There are also some magic words. Two little words that can help anyone (but especially those among us with children) keep the home fires burning until our wee ones fly off on their own. One thing that, if said every day, can keep your relationship hot in the face of responsibility, stress, and small children constantly vying for all of your attention. Ready?
And the magical phrase is:
No. Really. That's it. Say thank you, and not just when they do something extraordinary. Say it all the time. Say it for things you expect your partner to do as a co-parent, partner, or just as a functioning adult. Say it for things that are their job. Say it for things they did even imperfectly. Say it for things they say they will do. There are two major reasons to do this. For one thing, people tend to respond better to positive reinforcement than to negative reinforcement or punishment, so whatever you're thanking them for will be more likely to be repeated. But above and beyond using a "thank you" to get something you want, these words have the amazing ability to convey more than mere appreciation for, say, doing the dishes or cooking dinner.
Think of it in terms of the greatest '80s movie of all time, The Princess Bride.
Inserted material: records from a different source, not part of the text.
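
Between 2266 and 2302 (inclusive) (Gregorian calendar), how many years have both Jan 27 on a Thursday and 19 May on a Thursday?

Check each year's weekday for Jan 27 and 19 May:
  2266: Sat/Sat  2267: Sun/Sun  2268: Mon/Tue  2269: Wed/Wed  2270: Thu/Thu ✓  2271: Fri/Fri  2272: Sat/Sun  2273: Mon/Mon  2274: Tue/Tue  2275: Wed/Wed  2276: Thu/Fri  2277: Sat/Sat  2278: Sun/Sun  2279: Mon/Mon  …(9 more)…  2289: Sun/Sun  2290: Mon/Mon  2291: Tue/Tue  2292: Wed/Thu  2293: Fri/Fri  2294: Sat/Sat  2295: Sun/Sun  2296: Mon/Tue  2297: Wed/Wed  2298: Thu/Thu ✓  2299: Fri/Fri  2300: Sat/Sat  2301: Sun/Sun  2302: Mon/Mon
Both conditions hold in: 2270, 2281, 2287, 2298 — 4.

4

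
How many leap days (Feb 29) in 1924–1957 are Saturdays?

Leap years in 1924–1957: 9 of them.
Feb 29 weekday advances by 5 (mod 7) from one leap year to the next four years later (or differs when a century non-leap intervenes).
Leap-day weekdays: 1924:Fri 1928:Wed 1932:Mon 1936:Sat✓ 1940:Thu 1944:Tue 1948:Sun 1952:Fri 1956:Wed
Saturday: 1936 → 1.

1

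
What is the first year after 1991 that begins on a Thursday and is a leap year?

Jan 1 advances by 2 weekdays after a leap year and by 1 after a common year.
1991: Jan 1 is Tuesday.
1992: Wednesday (leap)
1993: Friday
1994: Saturday
1995: Sunday
1996: Monday (leap)
1997: Wednesday
1998: Thursday
1999: Friday
2000: Saturday (leap)
2001: Monday
2002: Tuesday
2003: Wednesday
2004: Thursday (leap)
2004 begins on a Thursday and is a leap year.

2004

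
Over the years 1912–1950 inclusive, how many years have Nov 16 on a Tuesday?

Track Nov 16's weekday year by year (advancing +1, or +2 across a Feb 29):
  1912: Sat  1913: Sun (+1)  1914: Mon (+1)  1915: Tue (+1) ✓  1916: Thu (+2)
  1917: Fri (+1)  1918: Sat (+1)  1919: Sun (+1)  1920: Tue (+2) ✓  1921: Wed (+1)
  1922: Thu (+1)  1923: Fri (+1)  1924: Sun (+2)  1925: Mon (+1)  … (11 more years) …
  1937: Tue (+1) ✓  1938: Wed (+1)  1939: Thu (+1)  1940: Sat (+2)  1941: Sun (+1)
  1942: Mon (+1)  1943: Tue (+1) ✓  1944: Thu (+2)  1945: Fri (+1)  1946: Sat (+1)
  1947: Sun (+1)  1948: Tue (+2) ✓  1949: Wed (+1)  1950: Thu (+1)
Tuesday years: 1915, 1920, 1926, 1937, 1943, 1948 — 6 in total.

6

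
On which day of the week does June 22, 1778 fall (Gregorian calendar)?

Monday

January 1, 1778 is a Thursday.
June 22 is day 173 of the year, i.e. 172 days after Jan 1.
172 mod 7 = 4, so advance 4 weekdays from Thursday: Monday.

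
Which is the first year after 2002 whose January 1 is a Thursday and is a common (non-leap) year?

Jan 1 advances by 2 weekdays after a leap year and by 1 after a common year.
2002: Jan 1 is Tuesday.
2003: Wednesday
2004: Thursday (leap)
2005: Saturday
2006: Sunday
2007: Monday
2008: Tuesday (leap)
2009: Thursday
2009 begins on a Thursday and is a common year.

2009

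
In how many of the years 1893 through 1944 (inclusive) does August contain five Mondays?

22

August has 31 days; it has five Mondays when Monday falls among the first (month-length − 28) days — i.e. when August 1 is one of Monday/Sunday/Saturday.
August 1 by year: 1893:Tue 1894:Wed 1895:Thu 1896:Sat✓ 1897:Sun✓ 1898:Mon✓ 1899:Tue 1900:Wed 1901:Thu 1902:Fri 1903:Sat✓ 1904:Mon✓ 1905:Tue 1906:Wed 1907:Thu …(22 more)… 1930:Fri 1931:Sat✓ 1932:Mon✓ 1933:Tue 1934:Wed 1935:Thu 1936:Sat✓ 1937:Sun✓ 1938:Mon✓ 1939:Tue 1940:Thu 1941:Fri 1942:Sat✓ 1943:Sun✓ 1944:Tue
Years with five Mondays: 1896, 1897, 1898, 1903, 1904, 1908, 1909, 1910, 1914, 1915, 1920, 1921, 1925, 1926, 1927, 1931, 1932, 1936, 1937, 1938, 1942, 1943 → 22.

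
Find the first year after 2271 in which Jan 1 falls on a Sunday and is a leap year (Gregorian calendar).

2288

Jan 1 advances by 2 weekdays after a leap year and by 1 after a common year.
2271: Jan 1 is Sunday.
2272: Monday (leap)
2273: Wednesday
2274: Thursday
2275: Friday
2276: Saturday (leap)
2277: Monday
2278: Tuesday
2279: Wednesday
2280: Thursday (leap)
2281: Saturday
2282: Sunday
2283: Monday
2284: Tuesday (leap)
2285: Thursday
2286: Friday
2287: Saturday
2288: Sunday (leap)
2288 begins on a Sunday and is a leap year.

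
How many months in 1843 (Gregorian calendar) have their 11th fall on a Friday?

1

Check the 11th of each month of 1843: Jan 11: Wed, Feb 11: Sat, Mar 11: Sat, Apr 11: Tue, May 11: Thu, Jun 11: Sun, Jul 11: Tue, Aug 11: Fri, Sep 11: Mon, Oct 11: Wed, Nov 11: Sat, Dec 11: Mon.
Friday occurs in August — 1 month.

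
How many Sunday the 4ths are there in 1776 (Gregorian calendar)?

2

Check the 4th of each month of 1776: Jan 4: Thu, Feb 4: Sun, Mar 4: Mon, Apr 4: Thu, May 4: Sat, Jun 4: Tue, Jul 4: Thu, Aug 4: Sun, Sep 4: Wed, Oct 4: Fri, Nov 4: Mon, Dec 4: Wed.
Sunday occurs in February, August — 2 months.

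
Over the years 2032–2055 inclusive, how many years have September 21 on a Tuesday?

4

Track September 21's weekday year by year (advancing +1, or +2 across a Feb 29):
  2032: Tue ✓  2033: Wed (+1)  2034: Thu (+1)  2035: Fri (+1)  2036: Sun (+2)
  2037: Mon (+1)  2038: Tue (+1) ✓  2039: Wed (+1)  2040: Fri (+2)  2041: Sat (+1)
  2042: Sun (+1)  2043: Mon (+1)  2044: Wed (+2)  2045: Thu (+1)  2046: Fri (+1)
  2047: Sat (+1)  2048: Mon (+2)  2049: Tue (+1) ✓  2050: Wed (+1)  2051: Thu (+1)
  2052: Sat (+2)  2053: Sun (+1)  2054: Mon (+1)  2055: Tue (+1) ✓
Tuesday years: 2032, 2038, 2049, 2055 — 4 in total.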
Westley was a farmhand for Buttercup's family, and she delighted in ordering him around. After each of her demands, Westley would simply reply "As you wish."
It was all he ever said to her. But over time, Buttercup realized something:
She was amazed to discover that when he was saying 'As you wish' what he meant was 'I love you.'
Funny how language works, huh? While we should always say what we mean, sometimes shorthand is necessary. Because when it comes to love, especially a lasting love, it's hard to put it into words every day. But when you make a habit of demonstrating mindful appreciation for one another, "thank you" comes with an emotional asterisk that leads to a footnote saying, "I truly and sincerely appreciate everything you do, including that last thing you just did. Because that thing you just did helped make this larger thing we're doing together, this whole family thing, run more smoothly. And on top of loving and being grateful for you, I love and am grateful for this life we have together. It can be a lot of work sometimes and I know it can leave us both exhausted, and that makes it hard to tell you every single day that you continue to be one of the most important people in my life."
Who wouldn't want to get that message every day? Who wouldn't be turned on by that?
To feel appreciated is to feel loved and to feel loved is to feel hot. Getting the sexiness back in your relationship can't just be an effort in the bedroom. It has to be an effort everywhere else, too.